The deck vibration settles into something marginally less dangerous.

The engineers see it.

Throgg sees it.

He looks at me differently now.

“You have purchased another day,” he says.

“I prefer to think of it as selling you competence at an insulting discount.”

“You will survive here longer than most.”

“I intend to survive longer than you.”

A Reaper guard steps forward.

Throgg lifts a hand, stopping him.

“You have chutzpah, Roma Larson.”

“My father called it being a pain in the ass.”

The words escape before I can contain them.

For the first time since I was dragged aboard this ship, I feel his absence and Dux’s absence strike the same internal place from opposite directions.
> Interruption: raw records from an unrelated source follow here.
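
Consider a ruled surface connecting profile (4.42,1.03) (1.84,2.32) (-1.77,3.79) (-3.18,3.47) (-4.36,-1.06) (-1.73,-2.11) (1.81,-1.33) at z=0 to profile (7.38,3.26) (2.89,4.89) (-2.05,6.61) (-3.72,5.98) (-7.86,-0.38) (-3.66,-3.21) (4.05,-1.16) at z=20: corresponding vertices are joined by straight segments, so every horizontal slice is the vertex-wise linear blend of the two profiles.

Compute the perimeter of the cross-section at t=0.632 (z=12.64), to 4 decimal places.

Cross-section at t=0.632: each vertex is (1-t)·p0[i] + t·p1[i].
  v1: (1-0.632)·(4.42,1.03) + 0.632·(7.38,3.26) = (6.2907,2.4394)
  v2: (1-0.632)·(1.84,2.32) + 0.632·(2.89,4.89) = (2.5036,3.9442)
  v3: (1-0.632)·(-1.77,3.79) + 0.632·(-2.05,6.61) = (-1.9470,5.5722)
  v4: (1-0.632)·(-3.18,3.47) + 0.632·(-3.72,5.98) = (-3.5213,5.0563)
  v5: (1-0.632)·(-4.36,-1.06) + 0.632·(-7.86,-0.38) = (-6.5720,-0.6302)
  v6: (1-0.632)·(-1.73,-2.11) + 0.632·(-3.66,-3.21) = (-2.9498,-2.8052)
  v7: (1-0.632)·(1.81,-1.33) + 0.632·(4.05,-1.16) = (3.2257,-1.2226)
Perimeter = Σ |v_{i+1} − v_i|:
  edge 1→2: √(-3.7871² + 1.5049²) = 4.0752 (running 4.0752)
  edge 2→3: √(-4.4506² + 1.6280²) = 4.7390 (running 8.8141)
  edge 3→4: √(-1.5743² + -0.5159²) = 1.6567 (running 10.4708)
  edge 4→5: √(-3.0507² + -5.6866²) = 6.4532 (running 16.9240)
  edge 5→6: √(3.6222² + -2.1750²) = 4.2251 (running 21.1491)
  edge 6→7: √(6.1754² + 1.5826²) = 6.3750 (running 27.5241)
  edge 7→1: √(3.0650² + 3.6619²) = 4.7754 (running 32.2995)
Perimeter = 32.2995

Perimeter at t=0.632: 32.2995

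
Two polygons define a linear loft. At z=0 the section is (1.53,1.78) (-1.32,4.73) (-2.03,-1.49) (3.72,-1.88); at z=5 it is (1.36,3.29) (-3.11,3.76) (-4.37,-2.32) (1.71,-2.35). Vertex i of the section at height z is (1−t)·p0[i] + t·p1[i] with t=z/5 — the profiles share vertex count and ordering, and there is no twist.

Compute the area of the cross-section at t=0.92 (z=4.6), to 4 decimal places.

Area at t=0.92: 30.2026

Cross-section at t=0.92: each vertex is (1-t)·p0[i] + t·p1[i].
  v1: (1-0.92)·(1.53,1.78) + 0.92·(1.36,3.29) = (1.3736,3.1692)
  v2: (1-0.92)·(-1.32,4.73) + 0.92·(-3.11,3.76) = (-2.9668,3.8376)
  v3: (1-0.92)·(-2.03,-1.49) + 0.92·(-4.37,-2.32) = (-4.1828,-2.2536)
  v4: (1-0.92)·(3.72,-1.88) + 0.92·(1.71,-2.35) = (1.8708,-2.3124)
Shoelace sum Σ(x_i·y_{i+1} − x_{i+1}·y_i):
  i=1: 1.3736·3.8376 − -2.9668·3.1692 = +14.6737 (running +14.6737)
  i=2: -2.9668·-2.2536 − -4.1828·3.8376 = +22.7379 (running +37.4116)
  i=3: -4.1828·-2.3124 − 1.8708·-2.2536 = +13.8883 (running +51.2999)
  i=4: 1.8708·3.1692 − 1.3736·-2.3124 = +9.1053 (running +60.4052)
Area = |Σ|/2 = |60.4052|/2 = 30.2026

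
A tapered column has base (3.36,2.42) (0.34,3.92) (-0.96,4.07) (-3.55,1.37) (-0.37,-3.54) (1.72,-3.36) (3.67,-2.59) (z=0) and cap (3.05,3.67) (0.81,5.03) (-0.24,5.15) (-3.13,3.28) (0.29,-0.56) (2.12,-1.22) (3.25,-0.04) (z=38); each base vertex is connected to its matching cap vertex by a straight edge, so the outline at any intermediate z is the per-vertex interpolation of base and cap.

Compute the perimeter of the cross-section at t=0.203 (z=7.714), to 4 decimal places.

Cross-section at t=0.203: each vertex is (1-t)·p0[i] + t·p1[i].
  v1: (1-0.203)·(3.36,2.42) + 0.203·(3.05,3.67) = (3.2971,2.6737)
  v2: (1-0.203)·(0.34,3.92) + 0.203·(0.81,5.03) = (0.4354,4.1453)
  v3: (1-0.203)·(-0.96,4.07) + 0.203·(-0.24,5.15) = (-0.8138,4.2892)
  v4: (1-0.203)·(-3.55,1.37) + 0.203·(-3.13,3.28) = (-3.4647,1.7577)
  v5: (1-0.203)·(-0.37,-3.54) + 0.203·(0.29,-0.56) = (-0.2360,-2.9351)
  v6: (1-0.203)·(1.72,-3.36) + 0.203·(2.12,-1.22) = (1.8012,-2.9256)
  v7: (1-0.203)·(3.67,-2.59) + 0.203·(3.25,-0.04) = (3.5847,-2.0723)
Perimeter = Σ |v_{i+1} − v_i|:
  edge 1→2: √(-2.8617² + 1.4716²) = 3.2179 (running 3.2179)
  edge 2→3: √(-1.2492² + 0.1439²) = 1.2575 (running 4.4754)
  edge 3→4: √(-2.6509² + -2.5315²) = 3.6655 (running 8.1409)
  edge 4→5: √(3.2287² + -4.6928²) = 5.6962 (running 13.8371)
  edge 5→6: √(2.0372² + 0.0095²) = 2.0372 (running 15.8743)
  edge 6→7: √(1.7835² + 0.8532²) = 1.9771 (running 17.8514)
  edge 7→1: √(-0.2877² + 4.7461²) = 4.7548 (running 22.6063)
Perimeter = 22.6063

Perimeter at t=0.203: 22.6063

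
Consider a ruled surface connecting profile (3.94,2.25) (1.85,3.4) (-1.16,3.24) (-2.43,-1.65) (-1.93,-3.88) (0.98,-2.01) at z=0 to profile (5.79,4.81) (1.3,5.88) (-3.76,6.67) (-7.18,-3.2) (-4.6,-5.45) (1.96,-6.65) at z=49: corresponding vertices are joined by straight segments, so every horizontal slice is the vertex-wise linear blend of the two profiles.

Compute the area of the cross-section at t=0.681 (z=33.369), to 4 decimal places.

Area at t=0.681: 81.0555

Cross-section at t=0.681: each vertex is (1-t)·p0[i] + t·p1[i].
  v1: (1-0.681)·(3.94,2.25) + 0.681·(5.79,4.81) = (5.1999,3.9934)
  v2: (1-0.681)·(1.85,3.4) + 0.681·(1.3,5.88) = (1.4754,5.0889)
  v3: (1-0.681)·(-1.16,3.24) + 0.681·(-3.76,6.67) = (-2.9306,5.5758)
  v4: (1-0.681)·(-2.43,-1.65) + 0.681·(-7.18,-3.2) = (-5.6648,-2.7056)
  v5: (1-0.681)·(-1.93,-3.88) + 0.681·(-4.6,-5.45) = (-3.7483,-4.9492)
  v6: (1-0.681)·(0.98,-2.01) + 0.681·(1.96,-6.65) = (1.6474,-5.1698)
Shoelace sum Σ(x_i·y_{i+1} − x_{i+1}·y_i):
  i=1: 5.1999·5.0889 − 1.4754·3.9934 = +20.5694 (running +20.5694)
  i=2: 1.4754·5.5758 − -2.9306·5.0889 = +23.1403 (running +43.7097)
  i=3: -2.9306·-2.7056 − -5.6648·5.5758 = +39.5146 (running +83.2243)
  i=4: -5.6648·-4.9492 − -3.7483·-2.7056 = +17.8947 (running +101.1190)
  i=5: -3.7483·-5.1698 − 1.6474·-4.9492 = +27.5311 (running +128.6501)
  i=6: 1.6474·3.9934 − 5.1999·-5.1698 = +33.4610 (running +162.1111)
Area = |Σ|/2 = |162.1111|/2 = 81.0555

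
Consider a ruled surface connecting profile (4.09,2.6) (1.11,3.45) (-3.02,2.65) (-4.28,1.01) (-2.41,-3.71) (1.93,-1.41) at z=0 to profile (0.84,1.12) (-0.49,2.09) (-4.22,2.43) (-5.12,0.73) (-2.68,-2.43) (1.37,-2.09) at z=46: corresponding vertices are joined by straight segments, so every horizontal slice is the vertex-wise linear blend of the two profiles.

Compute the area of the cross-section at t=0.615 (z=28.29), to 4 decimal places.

Area at t=0.615: 28.1647

Cross-section at t=0.615: each vertex is (1-t)·p0[i] + t·p1[i].
  v1: (1-0.615)·(4.09,2.6) + 0.615·(0.84,1.12) = (2.0912,1.6898)
  v2: (1-0.615)·(1.11,3.45) + 0.615·(-0.49,2.09) = (0.1260,2.6136)
  v3: (1-0.615)·(-3.02,2.65) + 0.615·(-4.22,2.43) = (-3.7580,2.5147)
  v4: (1-0.615)·(-4.28,1.01) + 0.615·(-5.12,0.73) = (-4.7966,0.8378)
  v5: (1-0.615)·(-2.41,-3.71) + 0.615·(-2.68,-2.43) = (-2.5761,-2.9228)
  v6: (1-0.615)·(1.93,-1.41) + 0.615·(1.37,-2.09) = (1.5856,-1.8282)
Shoelace sum Σ(x_i·y_{i+1} − x_{i+1}·y_i):
  i=1: 2.0912·2.6136 − 0.1260·1.6898 = +5.2528 (running +5.2528)
  i=2: 0.1260·2.5147 − -3.7580·2.6136 = +10.1388 (running +15.3915)
  i=3: -3.7580·0.8378 − -4.7966·2.5147 = +8.9136 (running +24.3051)
  i=4: -4.7966·-2.9228 − -2.5761·0.8378 = +16.1777 (running +40.4828)
  i=5: -2.5761·-1.8282 − 1.5856·-2.9228 = +9.3439 (running +49.8267)
  i=6: 1.5856·1.6898 − 2.0912·-1.8282 = +6.5026 (running +56.3293)
Area = |Σ|/2 = |56.3293|/2 = 28.1647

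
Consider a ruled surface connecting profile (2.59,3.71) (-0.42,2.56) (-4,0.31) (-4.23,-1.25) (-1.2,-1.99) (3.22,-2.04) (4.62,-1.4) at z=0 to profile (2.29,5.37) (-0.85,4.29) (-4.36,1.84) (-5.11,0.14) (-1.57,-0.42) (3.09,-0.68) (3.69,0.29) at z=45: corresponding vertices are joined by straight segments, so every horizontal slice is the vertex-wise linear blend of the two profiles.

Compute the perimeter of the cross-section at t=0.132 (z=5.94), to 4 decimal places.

Perimeter at t=0.132: 23.6359

Cross-section at t=0.132: each vertex is (1-t)·p0[i] + t·p1[i].
  v1: (1-0.132)·(2.59,3.71) + 0.132·(2.29,5.37) = (2.5504,3.9291)
  v2: (1-0.132)·(-0.42,2.56) + 0.132·(-0.85,4.29) = (-0.4768,2.7884)
  v3: (1-0.132)·(-4,0.31) + 0.132·(-4.36,1.84) = (-4.0475,0.5120)
  v4: (1-0.132)·(-4.23,-1.25) + 0.132·(-5.11,0.14) = (-4.3462,-1.0665)
  v5: (1-0.132)·(-1.2,-1.99) + 0.132·(-1.57,-0.42) = (-1.2488,-1.7828)
  v6: (1-0.132)·(3.22,-2.04) + 0.132·(3.09,-0.68) = (3.2028,-1.8605)
  v7: (1-0.132)·(4.62,-1.4) + 0.132·(3.69,0.29) = (4.4972,-1.1769)
Perimeter = Σ |v_{i+1} − v_i|:
  edge 1→2: √(-3.0272² + -1.1408²) = 3.2350 (running 3.2350)
  edge 2→3: √(-3.5708² + -2.2764²) = 4.2347 (running 7.4696)
  edge 3→4: √(-0.2986² + -1.5785²) = 1.6065 (running 9.0761)
  edge 4→5: √(3.0973² + -0.7162²) = 3.1791 (running 12.2552)
  edge 5→6: √(4.4517² + -0.0777²) = 4.4524 (running 16.7075)
  edge 6→7: √(1.2944² + 0.6836²) = 1.4638 (running 18.1713)
  edge 7→1: √(-1.9468² + 5.1060²) = 5.4646 (running 23.6359)
Perimeter = 23.6359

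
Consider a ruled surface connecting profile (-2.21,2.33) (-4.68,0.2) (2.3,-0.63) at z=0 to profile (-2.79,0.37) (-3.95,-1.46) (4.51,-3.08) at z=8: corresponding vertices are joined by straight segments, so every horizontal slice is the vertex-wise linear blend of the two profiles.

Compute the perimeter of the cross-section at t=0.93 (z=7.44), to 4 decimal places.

Perimeter at t=0.93: 18.6193

Cross-section at t=0.93: each vertex is (1-t)·p0[i] + t·p1[i].
  v1: (1-0.93)·(-2.21,2.33) + 0.93·(-2.79,0.37) = (-2.7494,0.5072)
  v2: (1-0.93)·(-4.68,0.2) + 0.93·(-3.95,-1.46) = (-4.0011,-1.3438)
  v3: (1-0.93)·(2.3,-0.63) + 0.93·(4.51,-3.08) = (4.3553,-2.9085)
Perimeter = Σ |v_{i+1} − v_i|:
  edge 1→2: √(-1.2517² + -1.8510²) = 2.2345 (running 2.2345)
  edge 2→3: √(8.3564² + -1.5647²) = 8.5016 (running 10.7361)
  edge 3→1: √(-7.1047² + 3.4157²) = 7.8831 (running 18.6193)
Perimeter = 18.6193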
My father is close enough to find. Dux is gone enough to destroy me if I allow the thought to finish.

I do not allow it.

Throgg studies me, perhaps hearing the fracture under the sentence.

“Return her to supervised quarters when she is finished,” he says. “She works again in four hours.”

“I need rest if you want continued accuracy,” I say.

“You may sleep when the next correction is complete.”

“Then expect reduced elegance.”

“I will tolerate function.”

“How generous.”

He turns to leave, then pauses at the platform stairs. “You believe the Vakutan lives.”

I keep my face turned toward the display.

“Yes.”

“Against evidence.”

“Against incomplete evidence.”

“And if you are wrong?”

The deck hums under my boots. The modified drive settles into its new rhythm, carrying my hidden flaw inside its improved performance. Somewhere beyond this ship, my father’s signal continues calling through the dark. Somewhere in that same dark, Dux is either dead or refusing to be.

I know which one I choose.

“If I am wrong,” I say, “then I will become extremely unpleasant.”